Hambatan kognitif antara lain: mengalihkan perhatian anggota keluarga dari permasalahan yang dihadapi, tidak memberikan/menyembunyikan informasi dari anak, dan mengabaikan anggota keluarga dari permasalahan keluarga.
Sikap khas orang tua terhadap anak
Hal ini menciptakan rumah tangga yang “berpusat pada anak”. Sikap permisif ini jika tidak berlebihan akan mendorong anak menjadi cerdas, mandiri, dan memiliki penyesuaian sosial yang baik. Penerimaan orang tua ditandai dengan adanya perhatian dan kasih sayang yang besar terhadap anak orang tua penerima, perhatian terhadap perkembangan kemampuan anak dan pertimbangan terhadap minat anak. Anak yang didominasi oleh salah satu orang tuanya adalah anak yang jujur, sopan dan hati-hati, namun cenderung pemalu, penurut dan mudah dipengaruhi orang lain, suka memerintah dan sangat sensitif.
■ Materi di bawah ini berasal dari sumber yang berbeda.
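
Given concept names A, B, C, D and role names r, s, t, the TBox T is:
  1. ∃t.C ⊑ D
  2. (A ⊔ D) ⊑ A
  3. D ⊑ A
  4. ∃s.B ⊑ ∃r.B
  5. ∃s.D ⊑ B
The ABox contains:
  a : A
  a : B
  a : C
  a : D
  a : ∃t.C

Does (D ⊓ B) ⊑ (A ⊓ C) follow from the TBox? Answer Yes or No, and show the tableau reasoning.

No

1. (D ⊓ B) ⊑ (A ⊓ C)  ⇔  ((D ⊓ B) ⊓ (¬A ⊔ ¬C)) unsat w.r.t. T
   apply at x₀: D⊑A
   open: L(x₀) ⊇ {A, B, D, ¬C, ∀s.¬B}
2. Hence (D ⊓ B) ⊑ (A ⊓ C): not entailed.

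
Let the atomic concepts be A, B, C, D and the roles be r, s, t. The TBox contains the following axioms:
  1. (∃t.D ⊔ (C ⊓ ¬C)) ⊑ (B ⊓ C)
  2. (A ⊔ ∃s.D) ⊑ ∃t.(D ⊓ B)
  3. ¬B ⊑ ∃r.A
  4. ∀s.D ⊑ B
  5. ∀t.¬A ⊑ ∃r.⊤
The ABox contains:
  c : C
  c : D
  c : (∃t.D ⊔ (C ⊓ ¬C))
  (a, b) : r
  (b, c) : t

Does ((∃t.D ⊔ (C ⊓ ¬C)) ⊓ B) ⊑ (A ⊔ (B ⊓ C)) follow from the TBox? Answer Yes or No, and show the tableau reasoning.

1. ((∃t.D ⊔ (C ⊓ ¬C)) ⊓ B) ⊑ (A ⊔ (B ⊓ C))  ⇔  (((∃t.D ⊔ (C ⊓ ¬C)) ⊓ B) ⊓ (¬A ⊓ (¬B ⊔ ¬C))) unsat w.r.t. T
   all branches close; clash {C, ¬C} at x₀
2. Hence ((∃t.D ⊔ (C ⊓ ¬C)) ⊓ B) ⊑ (A ⊔ (B ⊓ C)): entailed.

Yes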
Meskipun mereka mengatakan bahwa mereka menyayangi semua anak secara setara, kebanyakan orang tua punya favorit. Anak yang baik hati cenderung menunjukkan sisi baiknya kepada orang tuanya, namun bersikap agresif dan mendominasi dalam hubungannya dengan kakaknya. Hampir semua orang tua mempunyai ambisi terhadap anaknya, seringkali terlalu tinggi sehingga tidak realistis.
Ambisi ini seringkali dipengaruhi oleh tidak terpenuhinya ambisi orang tua dan keinginan orang tua agar anaknya menaiki jenjang status sosial. Secara psikologis dapat ditelusuri bahwa jika anak dididik bersabar dengan watak beragama, seringkali diwarnai dengan perasaan rela berkorban, yang muncul akibat kritik orang tuanya terhadap rendahnya tingkat ketaqwaannya. Orang tua wajib mengupayakan kebahagiaan anaknya dan menerima keadaan anak apa adanya, mensyukuri nikmat yang diberikan Allah. dan mengembangkan potensi anak.
Kecerdasan jenis ini seringkali dikuasai oleh mereka yang berprofesi sebagai penulis, penyair, jurnalis, presenter, dan orator. Dan berbaik hatilah kepada kedua orang tua, saudara dekat, anak orang miskin, tetangga dekat dan tetangga jauh, rekan kerja, Ibnu Sabil dan hamba-hambamu. Sembahlah Allah dan jangan mempersekutukan-Nya dengan saudara, anak orang miskin, tetangga dekat dan jauh, rekan kerja, Ibnu Sabil dan hamba-hambamu.
Perlu diketahui orang tua bahwa kesuksesan seseorang tidak mutlak ditentukan oleh kecerdasan intelektual semata (hanya tingginya IQ), namun menurut Gardner (1993), kecerdasan tersebut lebih beragam dibandingkan pada anak. : mencakup keterampilan mengarang, membaca dan komunikasi verbal. Kecerdasan jenis ini seringkali dikuasai oleh mereka yang berprofesi sebagai penulis, penyair, jurnalis, pemimpin, dan pembicara. Jenis kecerdasan ini memudahkan seseorang menemukan arah, menggunakan peta, dan melihat objek dari berbagai sudut.